I note that the clinical director of midwifery has advised that all midwives at the hospital have now been through a clinical up-skilling process. I have not found evidence of a systems problem at the hospital likely to lead to a recurrence of the situation experienced by the consumer. The evidence is unclear as to why the staff nurse/midwife was not aware of the trainee intern's assessment of the consumer. I suggest, however, that the Crown Health Enterprise ensures that it has appropriate systems in place to facilitate the hand-over of information by medical staff.
In my opinion the Crown Health Enterprise compounded its process errors by sending the consumer a sympathy letter which was not tailored to her individual situation. In this regard, the Crown Health Enterprise also failed to provide a service which met the consumer's needs.
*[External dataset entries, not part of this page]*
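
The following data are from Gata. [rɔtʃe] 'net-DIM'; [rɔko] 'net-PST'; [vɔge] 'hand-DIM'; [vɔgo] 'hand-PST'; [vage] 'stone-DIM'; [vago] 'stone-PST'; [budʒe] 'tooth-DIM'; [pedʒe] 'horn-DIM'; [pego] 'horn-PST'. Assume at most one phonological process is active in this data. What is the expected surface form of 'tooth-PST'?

[bugo]

In [pedʒe] and [pego] the final segment of 'horn' alternates: [dʒ] ~ [g].
If /g/ were underlying and a rule turned it into [dʒ] before the DIM suffix, 'hand' would also alternate; but it has [g] in both [vɔge] and [vɔgo].
Therefore /dʒ/ is basic and [g] is derived by depalatalization (palato-alveolar /tʃ/ and /dʒ/ become [k] and [g] when no front vowel follows).
The one attested form of 'tooth', [budʒe], shows underlying /budʒ/. Applying the same rule when no front vowel follows gives [bugo].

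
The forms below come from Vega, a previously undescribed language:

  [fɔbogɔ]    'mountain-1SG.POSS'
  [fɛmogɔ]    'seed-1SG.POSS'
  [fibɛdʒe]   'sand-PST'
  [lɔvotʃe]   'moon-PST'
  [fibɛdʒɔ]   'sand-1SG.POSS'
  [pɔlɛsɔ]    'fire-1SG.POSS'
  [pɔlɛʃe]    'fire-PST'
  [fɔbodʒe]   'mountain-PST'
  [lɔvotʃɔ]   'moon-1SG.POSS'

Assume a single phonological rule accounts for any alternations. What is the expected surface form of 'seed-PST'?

[fɛmodʒe]

'mountain' shows [dʒ] ~ [g] at the end of the stem ([fɔbodʒe] vs [fɔbogɔ]).
The stem 'sand' ([fibɛdʒe], [fibɛdʒɔ]) shows [dʒ] unchanged in both environments, so [dʒ] cannot be basic with [g] derived before the 1SG.POSS suffix.
The alternation reflects palatalization before a front vowel: /g/ and /s/ become palato-alveolar [dʒ] and [ʃ] before a front vowel. /g/ is underlying.
The one attested form of 'seed', [fɛmogɔ], shows underlying /fɛmog/. Applying the same rule before a front vowel gives [fɛmodʒe].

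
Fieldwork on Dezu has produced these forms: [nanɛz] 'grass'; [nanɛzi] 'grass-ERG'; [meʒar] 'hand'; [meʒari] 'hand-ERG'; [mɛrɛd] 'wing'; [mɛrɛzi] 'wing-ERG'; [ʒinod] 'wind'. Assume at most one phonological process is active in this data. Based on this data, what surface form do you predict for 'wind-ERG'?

'wing' shows [d] ~ [z] at the end of the stem ([mɛrɛd] vs [mɛrɛzi]).
Compare 'grass', with invariant [z] in [nanɛz] and [nanɛzi]: an analysis with underlying /z/ and a rule producing [d] in isolation would wrongly predict alternation here too.
The underlying segment must be /d/; voiced stops become fricatives between vowels, yielding [z] there.
The one attested form of 'wind', [ʒinod], shows underlying /ʒinod/. Applying the same rule between vowels gives [ʒinozi].

[ʒinozi]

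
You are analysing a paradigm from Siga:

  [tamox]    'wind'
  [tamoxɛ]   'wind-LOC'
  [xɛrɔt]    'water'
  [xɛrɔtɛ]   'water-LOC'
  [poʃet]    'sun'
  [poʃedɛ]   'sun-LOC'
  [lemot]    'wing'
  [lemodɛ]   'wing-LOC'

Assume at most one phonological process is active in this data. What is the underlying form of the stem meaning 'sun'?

/poʃed/

The root 'sun' surfaces as [poʃet] and [poʃedɛ], with a stem-final [t] ~ [d] alternation.
But 'water' keeps [t] in both environments ([xɛrɔt], [xɛrɔtɛ]), so there is no rule changing /t/ to [d] before the LOC suffix.
The underlying segment must be /d/; voiced obstruents become voiceless word-finally, yielding [t] there.
The underlying form of 'sun' is therefore /poʃed/.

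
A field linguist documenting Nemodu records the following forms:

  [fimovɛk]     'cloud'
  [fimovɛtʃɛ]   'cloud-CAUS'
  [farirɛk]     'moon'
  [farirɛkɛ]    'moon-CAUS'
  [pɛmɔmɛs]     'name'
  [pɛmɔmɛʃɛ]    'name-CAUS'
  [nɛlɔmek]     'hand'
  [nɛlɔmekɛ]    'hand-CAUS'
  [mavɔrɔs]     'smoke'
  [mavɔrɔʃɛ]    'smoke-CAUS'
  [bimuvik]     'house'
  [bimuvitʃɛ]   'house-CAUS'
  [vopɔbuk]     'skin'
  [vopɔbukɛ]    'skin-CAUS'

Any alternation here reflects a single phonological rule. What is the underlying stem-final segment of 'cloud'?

/tʃ/

The stem for 'cloud' ends in [k] in [fimovɛk] but [tʃ] in [fimovɛtʃɛ].
But 'hand' keeps [k] in both environments ([nɛlɔmek], [nɛlɔmekɛ]), so there is no rule changing /k/ to [tʃ] before the CAUS suffix.
The underlying segment must be /tʃ/; palato-alveolar /tʃ/ and /ʃ/ become [k] and [s] when no front vowel follows, yielding [k] there.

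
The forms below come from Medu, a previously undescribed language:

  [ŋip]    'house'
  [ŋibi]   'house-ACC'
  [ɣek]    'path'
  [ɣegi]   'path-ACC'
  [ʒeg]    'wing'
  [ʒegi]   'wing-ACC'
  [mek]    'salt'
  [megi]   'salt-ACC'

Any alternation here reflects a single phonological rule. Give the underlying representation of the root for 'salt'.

The root 'salt' surfaces as [mek] and [megi], with a stem-final [k] ~ [g] alternation.
Compare 'wing', with invariant [g] in [ʒeg] and [ʒegi]: an analysis with underlying /g/ and a rule producing [k] in isolation would wrongly predict alternation here too.
The alternation reflects intervocalic voicing: voiceless stops become voiced between vowels. /k/ is underlying.

/mek/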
In my opinion, by not efficiently and fairly resolving the consumer's complaint, the Crown Health Enterprise's actions were in breach of Right 10(3). The Crown Health Enterprise should have spoken to both the staff nurse/midwife and the second midwife before responding to the consumer's complaint.
Future Actions: Staff Nurse/ Midwife
I recommend that the staff nurse/midwife apologises in writing to the consumer for her breach of the Code of Rights. This apology should be sent to the Commissioner, who will forward it to the consumer. The staff nurse/midwife should ensure she keeps up to date with midwifery education to ensure she is able to provide services of an appropriate standard.
Future Actions: Crown Health Enterprise
I recommend that the Crown Health Enterprise takes the following actions:
- Apologises in writing to the consumer for its breach of the Code of Rights. This apology should be sent to the Commissioner, who will forward it to the consumer.
- Revises its policy on handling complaints to ensure responses include the views of individuals who are the subject of any complaint.
- Ensures staff are competent prior to placing them on duty.
- Reiterates to staff the need to look carefully at all standard correspondence to ensure the individual's needs are recognised.
A copy of this opinion will be sent to the Nursing Council and the College of Midwives.